BtoB: What about advertising?

Rothman: We do more direct marketing as opposed to advertising awareness than anything else now. This really is a big distinction in what we did before vs. what we do now. We placed a lot of ads, a lot of co-marketing ads. You have to decide where you’re going to place your marketing investment. We do a lot more direct marketing, a lot of event marketing—different types of events, not only big, broad events—that we find are highly effective.

BtoB: Is there any branding going on with the strategic alliance partners?

Rothman: I would say about 10% of my budget overall is spent on the branding of the alliances. You’ll soon see some ads in The Wall Street Journal with IBM partners.

BtoB: Has the technology slump caused any of your partners to pull back? How did you adjust your plans if that happened?

Rothman: Yes, it has happened. And we looked at the different alliances one at a time. It depends upon how strategic in nature they are to us in terms of the extent to which we’ll pull back our investment. Also, it led us to think about other ways to value the marketing contributions on both ends. They don’t necessarily always have to be in terms of hard dollars.

BtoB: Have you shifted your spending as a percent of budget or changed the media you use?

Rothman: Yes. At the beginning, there were more dollars behind trade advertising. Over time, I’ve reduced that percentage to about 10% of the total. I’m not saying that if the economy picked up I wouldn’t increase that. But that’s what we’ve had to do. We’ve done it based upon what drives the most leads.

BtoB: What’s working for generating leads?

Rothman: Telemarketing. It’s highly effective. We’ve been using it in the Americas as well as in the U.K., and it’s driving leads beyond our targets.

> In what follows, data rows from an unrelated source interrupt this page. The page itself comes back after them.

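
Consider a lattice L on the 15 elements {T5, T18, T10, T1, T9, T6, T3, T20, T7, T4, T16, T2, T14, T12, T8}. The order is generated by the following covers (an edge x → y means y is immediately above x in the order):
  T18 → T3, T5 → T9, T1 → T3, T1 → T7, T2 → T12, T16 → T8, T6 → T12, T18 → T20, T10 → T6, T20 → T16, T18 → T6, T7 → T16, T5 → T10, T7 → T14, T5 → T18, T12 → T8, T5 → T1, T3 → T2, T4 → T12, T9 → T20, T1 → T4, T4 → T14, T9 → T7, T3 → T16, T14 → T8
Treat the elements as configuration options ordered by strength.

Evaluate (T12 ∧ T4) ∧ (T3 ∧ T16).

T12 ∧ T4 = T4
T3 ∧ T16 = T3
T4 ∧ T3 = T1

T1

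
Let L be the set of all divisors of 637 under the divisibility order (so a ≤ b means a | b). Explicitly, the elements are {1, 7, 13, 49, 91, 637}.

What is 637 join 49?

637

In the divisibility order, the join is the least common multiple: lcm(637, 49) = 637.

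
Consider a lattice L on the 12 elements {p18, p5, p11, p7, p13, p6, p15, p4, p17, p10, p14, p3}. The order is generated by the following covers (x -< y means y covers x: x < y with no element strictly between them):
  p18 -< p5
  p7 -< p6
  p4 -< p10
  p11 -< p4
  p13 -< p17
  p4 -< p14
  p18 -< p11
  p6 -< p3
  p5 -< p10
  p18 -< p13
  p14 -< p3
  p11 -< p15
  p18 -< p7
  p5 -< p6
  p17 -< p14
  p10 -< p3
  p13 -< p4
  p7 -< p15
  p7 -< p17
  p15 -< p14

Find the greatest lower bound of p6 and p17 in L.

p7

Common lower bounds of {p6, p17}: p18, p7.
The greatest among these is p7.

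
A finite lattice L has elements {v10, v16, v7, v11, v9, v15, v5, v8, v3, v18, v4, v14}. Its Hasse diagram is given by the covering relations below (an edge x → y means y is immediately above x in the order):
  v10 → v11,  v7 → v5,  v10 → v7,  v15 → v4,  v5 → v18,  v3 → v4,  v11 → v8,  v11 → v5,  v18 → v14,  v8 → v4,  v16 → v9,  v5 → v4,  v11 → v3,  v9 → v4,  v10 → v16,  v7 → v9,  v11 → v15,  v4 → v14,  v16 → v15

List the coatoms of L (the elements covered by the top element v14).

v18, v4

The coatoms are exactly the elements covered by v14: v18, v4.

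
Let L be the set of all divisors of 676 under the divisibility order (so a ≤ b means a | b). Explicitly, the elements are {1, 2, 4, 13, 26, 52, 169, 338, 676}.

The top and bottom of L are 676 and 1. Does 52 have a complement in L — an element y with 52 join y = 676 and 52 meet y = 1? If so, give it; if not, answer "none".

none

For every candidate y, either 52 ∨ y ≠ 676 or 52 ∧ y ≠ 1; no complement exists.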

Something else that I’d like to share is the importance and increased emphasis we’ve been placing on channel enablement. My investment in channel enablement has grown exponentially.

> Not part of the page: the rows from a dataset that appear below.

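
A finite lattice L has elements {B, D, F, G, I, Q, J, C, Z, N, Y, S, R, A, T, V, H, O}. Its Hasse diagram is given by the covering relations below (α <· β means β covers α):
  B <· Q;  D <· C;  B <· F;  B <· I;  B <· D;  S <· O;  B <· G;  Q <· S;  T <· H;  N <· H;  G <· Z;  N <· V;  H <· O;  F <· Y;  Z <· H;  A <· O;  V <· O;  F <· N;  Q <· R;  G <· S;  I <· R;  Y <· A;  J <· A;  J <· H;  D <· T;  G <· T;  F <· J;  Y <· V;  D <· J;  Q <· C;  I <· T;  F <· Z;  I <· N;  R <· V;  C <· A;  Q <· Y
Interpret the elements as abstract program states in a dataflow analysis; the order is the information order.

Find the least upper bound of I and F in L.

Common upper bounds of {I, F}: H, N, O, V.
The least among these is N.

N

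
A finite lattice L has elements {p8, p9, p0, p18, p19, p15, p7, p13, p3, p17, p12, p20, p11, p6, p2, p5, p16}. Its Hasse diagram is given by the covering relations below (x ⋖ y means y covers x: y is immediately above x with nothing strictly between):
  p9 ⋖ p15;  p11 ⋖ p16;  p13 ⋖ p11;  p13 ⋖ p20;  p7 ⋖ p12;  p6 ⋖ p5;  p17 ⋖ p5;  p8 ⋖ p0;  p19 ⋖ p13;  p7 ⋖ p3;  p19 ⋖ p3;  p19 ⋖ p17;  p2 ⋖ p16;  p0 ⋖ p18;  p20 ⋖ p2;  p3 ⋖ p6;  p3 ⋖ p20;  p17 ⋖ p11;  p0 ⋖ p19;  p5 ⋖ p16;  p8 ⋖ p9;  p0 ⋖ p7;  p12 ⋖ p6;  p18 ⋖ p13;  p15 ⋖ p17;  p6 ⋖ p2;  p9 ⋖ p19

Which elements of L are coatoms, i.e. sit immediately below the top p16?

The coatoms are exactly the elements covered by p16: p11, p2, p5.

p11, p2, p5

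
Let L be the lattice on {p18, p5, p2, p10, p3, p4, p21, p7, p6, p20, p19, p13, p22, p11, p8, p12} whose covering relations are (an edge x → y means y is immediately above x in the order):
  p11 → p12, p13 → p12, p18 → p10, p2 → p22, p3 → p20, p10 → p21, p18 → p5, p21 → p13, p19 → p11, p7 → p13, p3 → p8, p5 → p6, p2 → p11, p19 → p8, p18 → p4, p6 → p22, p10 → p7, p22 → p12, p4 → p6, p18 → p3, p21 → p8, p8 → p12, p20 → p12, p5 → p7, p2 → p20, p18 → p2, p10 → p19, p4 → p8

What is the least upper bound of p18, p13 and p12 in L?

p12

Common upper bounds of {p18, p13, p12}: p12.
The least among these is p12.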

BtoB: Can you give an example?

Rothman: It’s the training and the education and the tools that we provide for our face-to-face reps, the ISV sales team and our own consulting arm, as well as our consulting partners. That’s become extremely important in solution marketing.

I will focus more of my channel enablement toward the large enterprise space. As I go downstream, that’s where my new customer acquisition happens to be. That’s where my advertising will be. That’s where my tele-prospecting will be, my event marketing.

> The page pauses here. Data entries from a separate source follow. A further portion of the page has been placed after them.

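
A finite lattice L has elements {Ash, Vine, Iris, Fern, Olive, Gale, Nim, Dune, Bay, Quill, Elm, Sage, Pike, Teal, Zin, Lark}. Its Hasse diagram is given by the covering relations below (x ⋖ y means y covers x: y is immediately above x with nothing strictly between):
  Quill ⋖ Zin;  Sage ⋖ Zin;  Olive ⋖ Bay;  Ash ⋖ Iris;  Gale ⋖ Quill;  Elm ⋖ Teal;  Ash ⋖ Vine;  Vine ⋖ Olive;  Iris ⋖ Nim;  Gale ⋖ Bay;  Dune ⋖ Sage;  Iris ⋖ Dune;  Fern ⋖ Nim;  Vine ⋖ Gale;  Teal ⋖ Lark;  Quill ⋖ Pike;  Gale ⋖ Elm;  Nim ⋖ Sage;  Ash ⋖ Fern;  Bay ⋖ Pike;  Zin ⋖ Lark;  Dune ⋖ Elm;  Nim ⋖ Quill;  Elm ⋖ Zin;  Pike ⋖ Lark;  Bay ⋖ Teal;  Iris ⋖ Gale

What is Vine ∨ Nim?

Common upper bounds of {Vine, Nim}: Lark, Pike, Quill, Zin.
The least among these is Quill.

Quill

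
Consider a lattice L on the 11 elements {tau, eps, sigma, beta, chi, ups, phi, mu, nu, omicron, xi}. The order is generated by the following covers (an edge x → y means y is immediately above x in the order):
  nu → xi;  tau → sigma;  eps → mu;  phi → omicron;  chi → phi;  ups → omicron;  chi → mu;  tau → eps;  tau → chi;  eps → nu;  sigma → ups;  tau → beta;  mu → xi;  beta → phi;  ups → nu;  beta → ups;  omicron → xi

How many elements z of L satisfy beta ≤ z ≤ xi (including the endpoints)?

The interval [beta, xi] = {beta, nu, omicron, phi, ups, xi}, which has 6 elements.

6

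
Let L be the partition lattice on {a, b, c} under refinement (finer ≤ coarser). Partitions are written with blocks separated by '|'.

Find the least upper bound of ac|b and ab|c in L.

Common upper bounds of {ac|b, ab|c}: abc.
The least among these is abc.

abc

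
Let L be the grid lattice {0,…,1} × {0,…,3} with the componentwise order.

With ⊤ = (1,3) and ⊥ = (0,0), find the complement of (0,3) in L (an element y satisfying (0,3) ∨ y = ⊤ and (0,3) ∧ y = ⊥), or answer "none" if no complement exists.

(1,0)

Need y with (0,3) ∨ y = (1,3) and (0,3) ∧ y = (0,0).
Checking each element gives: (1,0).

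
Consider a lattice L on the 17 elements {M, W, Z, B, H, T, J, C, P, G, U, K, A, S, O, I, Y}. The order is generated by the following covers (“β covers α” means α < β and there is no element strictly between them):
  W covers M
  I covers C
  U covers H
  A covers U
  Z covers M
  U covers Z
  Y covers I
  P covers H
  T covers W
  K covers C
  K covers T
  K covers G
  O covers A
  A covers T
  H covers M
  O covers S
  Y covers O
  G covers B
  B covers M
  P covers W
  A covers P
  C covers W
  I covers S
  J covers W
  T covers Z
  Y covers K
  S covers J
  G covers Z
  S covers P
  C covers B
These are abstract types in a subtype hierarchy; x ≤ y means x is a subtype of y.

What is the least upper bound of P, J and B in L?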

BtoB: Talk about measurement and ROI.

Rothman: We measure market share, which is also the biggest challenge. From a marketing perspective, we also look at leads, validated leads and the value of the validated leads. Over time, I’ve got to move the team to look at the number of customers, customer retention and customer satisfaction. And, while we’re not measuring this yet, we are focusing on [measuring] the length of the sales cycle.

BtoB: With the eye to reducing it?

Rothman: Right. What can I do to penetrate the sales cycle early and bring closure to that particular opportunity? But it never really ends there. When you’re in a solutions mode, it just keeps going. It could go for another two years, and you have the opportunity to keep selling additional components and services.

BtoB: How do you start a marketing alliance, and how do you maintain it?

Rothman: We have the process called the Alliance to Win. Once the agreement is struck—within the first couple of weeks—we bring representatives from both companies, including sales and marketing representatives, into a room for two and a half days. We go through an analysis together, where we look at the marketplace, the opportunity, the targets, revenue and profitability. At the end of this, we walk out with an action plan.

With our big alliances, those plans are monitored monthly ... quarterly, in terms of really hard metrics. Then [these plans] are renewed annually.

BtoB: Does it ever happen that the two sides cannot come to a decision about the marketing approach?

Rothman: Yes. You do get to a solution, but there’s a lot of pain to get there. There are certain alliances that are more difficult than others because our philosophy about marketing may be different. You have to have people who have a lot of stamina and perseverance, who aren’t faint of heart.